Montréal, le 24 mars 2015. La Ville de Montréal procédera cette semaine au recensement des personnes en situation d’itinérance ou sans domicile fixe. Ce projet réussira sans doute à comptabiliser les itinérants chroniques, celles et ceux qui sont facilement identifiables dans les espaces publics et les ressources. Or, pour les groupes communautaires réunis pour une journée de discussion sur l’itinérance des femmes le 17 mars dernier à l’initiative de la Table des groupes de femmes de Montréal, ce dénombrement occulte une grande partie de la réalité et soulève de nombreuses inquiétudes liées à l’utilisation future des données recueillies.
Ce dénombrement ne parviendra pas à comptabiliser le nombre réel de personnes qui sont à la rue.
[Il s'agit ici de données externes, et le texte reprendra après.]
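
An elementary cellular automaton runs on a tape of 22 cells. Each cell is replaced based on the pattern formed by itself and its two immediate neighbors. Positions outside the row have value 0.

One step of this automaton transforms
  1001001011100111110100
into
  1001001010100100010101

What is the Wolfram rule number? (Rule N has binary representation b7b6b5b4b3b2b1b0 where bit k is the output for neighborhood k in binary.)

position 9: 111 → 0  (bit 7 = 0)
position 10: 110 → 1  (bit 6 = 1)
position 7: 101 → 0  (bit 5 = 0)
position 1: 100 → 0  (bit 4 = 0)
position 8: 011 → 1  (bit 3 = 1)
position 0: 010 → 1  (bit 2 = 1)
position 2: 001 → 0  (bit 1 = 0)
position 21: 000 → 1  (bit 0 = 1)
bits b7..b0 = 01001101 = 77

77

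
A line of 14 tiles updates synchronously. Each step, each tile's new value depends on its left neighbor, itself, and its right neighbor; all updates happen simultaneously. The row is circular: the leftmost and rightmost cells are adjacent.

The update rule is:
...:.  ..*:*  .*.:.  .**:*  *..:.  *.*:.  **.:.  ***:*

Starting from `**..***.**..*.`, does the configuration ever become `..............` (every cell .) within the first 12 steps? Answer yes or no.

*..***..*..*..
..***..*..*..*
.***..*..*..*.
***..*..*..*..
**..*..*..*..*
*..*..*..*..**
..*..*..*..***
.*..*..*..***.
*..*..*..***..
..*..*..***..*
.*..*..***..*.
*..*..***..*..
step 12 is *..*..***..*.., still not uniform .

no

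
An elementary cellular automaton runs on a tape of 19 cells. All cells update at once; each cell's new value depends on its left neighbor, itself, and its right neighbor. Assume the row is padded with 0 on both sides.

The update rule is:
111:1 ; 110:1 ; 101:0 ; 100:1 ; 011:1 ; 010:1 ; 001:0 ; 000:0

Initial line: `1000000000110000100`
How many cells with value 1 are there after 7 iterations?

16

iteration 1: 1100000000111000110
iteration 2: 1110000000111100111
iteration 3: 1111000000111110111
iteration 4: 1111100000111110111
iteration 5: 1111110000111110111
iteration 6: 1111111000111110111
iteration 7: 1111111100111110111
count of 1: 16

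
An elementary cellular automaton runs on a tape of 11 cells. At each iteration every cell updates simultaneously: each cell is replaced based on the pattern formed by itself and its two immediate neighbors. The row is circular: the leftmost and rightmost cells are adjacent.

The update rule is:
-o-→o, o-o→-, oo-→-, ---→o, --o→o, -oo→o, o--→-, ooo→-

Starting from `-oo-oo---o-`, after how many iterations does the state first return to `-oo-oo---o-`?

iteration 1: oo--o--ooo-
iteration 2: o--oo-oo---
iteration 3: o-oo--o--oo
iteration 4: --o--oo-oo-
iteration 5: ooo-oo--o--
iteration 6: o---o--oo-o
iteration 7: --ooo-oo--o
iteration 8: -oo---o--oo
iteration 9: -o--ooo-oo-
iteration 10: oo-oo---o--
iteration 11: o--o--ooo-o
iteration 12: --oo-oo---o
iteration 13: -oo--o--ooo
iteration 14: -o--oo-oo--
iteration 15: oo-oo--o--o
iteration 16: ---o--oo-oo
iteration 17: -ooo-oo--o-
iteration 18: oo---o--oo-
iteration 19: o--ooo-oo--
iteration 20: o-oo---o--o
iteration 21: --o--ooo-oo
iteration 22: -oo-oo---o-

22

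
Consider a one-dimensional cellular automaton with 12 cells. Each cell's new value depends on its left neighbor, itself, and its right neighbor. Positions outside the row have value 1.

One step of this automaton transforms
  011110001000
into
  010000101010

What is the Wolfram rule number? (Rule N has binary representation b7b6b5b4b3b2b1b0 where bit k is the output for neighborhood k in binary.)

13

position 2: 111 → 0  (bit 7 = 0)
position 4: 110 → 0  (bit 6 = 0)
position 0: 101 → 0  (bit 5 = 0)
position 5: 100 → 0  (bit 4 = 0)
position 1: 011 → 1  (bit 3 = 1)
position 8: 010 → 1  (bit 2 = 1)
position 7: 001 → 0  (bit 1 = 0)
position 6: 000 → 1  (bit 0 = 1)
bits b7..b0 = 00001101 = 13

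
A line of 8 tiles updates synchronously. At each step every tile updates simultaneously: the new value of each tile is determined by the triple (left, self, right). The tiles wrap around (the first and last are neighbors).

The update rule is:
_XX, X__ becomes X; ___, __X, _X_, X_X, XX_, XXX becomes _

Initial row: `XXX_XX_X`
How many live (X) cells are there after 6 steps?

2

step 1: ____X__X
step 2: X____X__
step 3: _X____X_
step 4: __X____X
step 5: X__X____
step 6: _X__X___
count of X: 2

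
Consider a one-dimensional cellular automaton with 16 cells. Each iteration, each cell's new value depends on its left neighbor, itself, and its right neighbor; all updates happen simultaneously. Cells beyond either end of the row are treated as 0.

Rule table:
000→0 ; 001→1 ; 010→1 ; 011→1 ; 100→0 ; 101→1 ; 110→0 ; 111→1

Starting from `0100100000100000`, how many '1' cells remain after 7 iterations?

1101100001100000
1011000011000000
1110000110000000
1100001100000000
1000011000000000
1000110000000000
1001100000000000
count of 1: 3

3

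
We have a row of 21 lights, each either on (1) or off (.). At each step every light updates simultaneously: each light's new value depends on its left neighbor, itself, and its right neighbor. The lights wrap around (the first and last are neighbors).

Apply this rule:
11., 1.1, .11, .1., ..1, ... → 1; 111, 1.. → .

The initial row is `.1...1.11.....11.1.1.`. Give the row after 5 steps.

11.111111.1111111111.
1111....111........11
...1.1111.1.11111111.
111111..11111......1.
1....1.11...1.1111111

1....1.11...1.1111111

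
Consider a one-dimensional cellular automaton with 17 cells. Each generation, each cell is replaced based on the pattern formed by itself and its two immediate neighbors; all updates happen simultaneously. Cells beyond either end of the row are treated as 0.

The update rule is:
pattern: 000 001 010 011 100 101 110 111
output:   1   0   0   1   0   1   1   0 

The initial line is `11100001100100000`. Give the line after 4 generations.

10110110100010111

10101101100001111
01011111101101001
00110000111110000
10110110100010111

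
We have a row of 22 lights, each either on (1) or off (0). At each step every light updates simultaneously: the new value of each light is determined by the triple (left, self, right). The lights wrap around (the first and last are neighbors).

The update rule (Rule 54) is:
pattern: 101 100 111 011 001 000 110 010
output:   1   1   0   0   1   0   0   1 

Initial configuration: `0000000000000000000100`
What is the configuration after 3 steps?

1000000000000000111011

0000000000000000001110
0000000000000000010001
1000000000000000111011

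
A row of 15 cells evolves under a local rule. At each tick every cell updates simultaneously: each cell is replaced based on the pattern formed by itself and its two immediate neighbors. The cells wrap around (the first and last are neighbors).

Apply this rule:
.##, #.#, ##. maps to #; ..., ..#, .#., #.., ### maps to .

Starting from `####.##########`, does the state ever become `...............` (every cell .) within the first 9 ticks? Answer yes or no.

...###.........
...#.#.........
....#..........
...............
all cells are . at tick 4

yes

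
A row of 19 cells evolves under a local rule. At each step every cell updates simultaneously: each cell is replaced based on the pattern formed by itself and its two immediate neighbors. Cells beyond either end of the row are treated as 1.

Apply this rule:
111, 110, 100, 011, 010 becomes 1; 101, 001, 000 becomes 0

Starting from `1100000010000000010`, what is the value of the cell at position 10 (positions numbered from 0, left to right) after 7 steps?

1

step 1: 1110000011000000010
step 2: 1111000011100000010
step 3: 1111100011110000010
step 4: 1111110011111000010
step 5: 1111111011111100010
step 6: 1111111011111110010
step 7: 1111111011111111010
position 10 holds 1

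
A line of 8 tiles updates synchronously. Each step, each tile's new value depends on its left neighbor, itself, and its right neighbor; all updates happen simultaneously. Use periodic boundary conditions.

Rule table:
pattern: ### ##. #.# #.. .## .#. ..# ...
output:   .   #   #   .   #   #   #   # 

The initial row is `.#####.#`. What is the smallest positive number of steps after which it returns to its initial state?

step 1: ##...###
step 2: .#.###..
step 3: ####.#.#
step 4: ...#####
step 5: .###...#
step 6: ##.#.###
step 7: .#####..
step 8: ##...#.#
step 9: .#.#####
step 10: ####...#
step 11: ...#.###
step 12: .#####.#

12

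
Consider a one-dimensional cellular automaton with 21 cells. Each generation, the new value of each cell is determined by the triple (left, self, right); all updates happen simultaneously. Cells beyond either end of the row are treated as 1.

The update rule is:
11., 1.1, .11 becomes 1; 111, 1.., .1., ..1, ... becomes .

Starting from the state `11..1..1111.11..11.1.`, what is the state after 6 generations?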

L’itinérance n’est pas toujours visible. Elle peut être transitoire, épisodique et surtout, cachée. Comment comptabiliser toutes les personnes sans domicile fixe, celles qui ont été expulsées de leur logement, celles qui couchent dans leur voiture, sous un balcon, qui dorment sur le divan d’un ami, ou cohabitent en grand nombre dans un petit appartement, etc. ? Comment prendre en compte les femmes en situation d’itinérance cachée, et qui par le fait même, sont invisibles ? Il faut souligner la limite méthodologique du dénombrement afin de ne pas oublier la réalité de ces personnes qui subissent déjà, socialement, un déni d’existence.
Les groupes sont également inquiets de la potentielle utilisation des données recueillies. À quoi serviront ces chiffres ? Comment seront-ils utilisés ? De nouveaux services seront-ils développés ? Interviendrons-nous désormais uniquement sur ce qui est visible, ce qui dérange dans l’espace public ? Comment le financement sera-t-il octroyé ? Certaines ressources seront-elles fermées sur la base de ces chiffres ? Les groupes de femmes espèrent que la Ville tiendra compte, au-delà des chiffres, des multiples visages, trajectoires et réalités des personnes en situation d’itinérance. De plus, elles insistent sur le fait que, pour toutes actions ou initiatives mises en place sur la base de ces chiffres, la Ville devra prendre le temps de faire une analyse différenciée selon les sexes (ADS), ainsi qu’une analyse intersectionnelle, afin de tenir compte de la spécificité de l’itinérance au féminin.
L’itinérance peut être enrayée s’il y a une réelle volonté politique d’en découdre. Mentionnons que différents types de ressources d’hébergement existent déjà, sont nés du milieu et répondent à des besoins réels : les maisons d’hébergement et les différents centres de jour sont à bout de souffle. Il faut leur accorder un financement adéquat, indexé et récurrent ; à la hauteur du travail réalisé. Nous encourageons vivement la ville de Montréal à faire appel à ses partenaires naturels : notamment les groupes de femmes montréalais, les ressources d’hébergement existantes et le Réseau d’aide aux personnes seules et itinérantes de Montréal (RAPSIM), afin de développer des politiques et services répondant aux besoins de nos concitoyennes et concitoyens sans domicile fixe.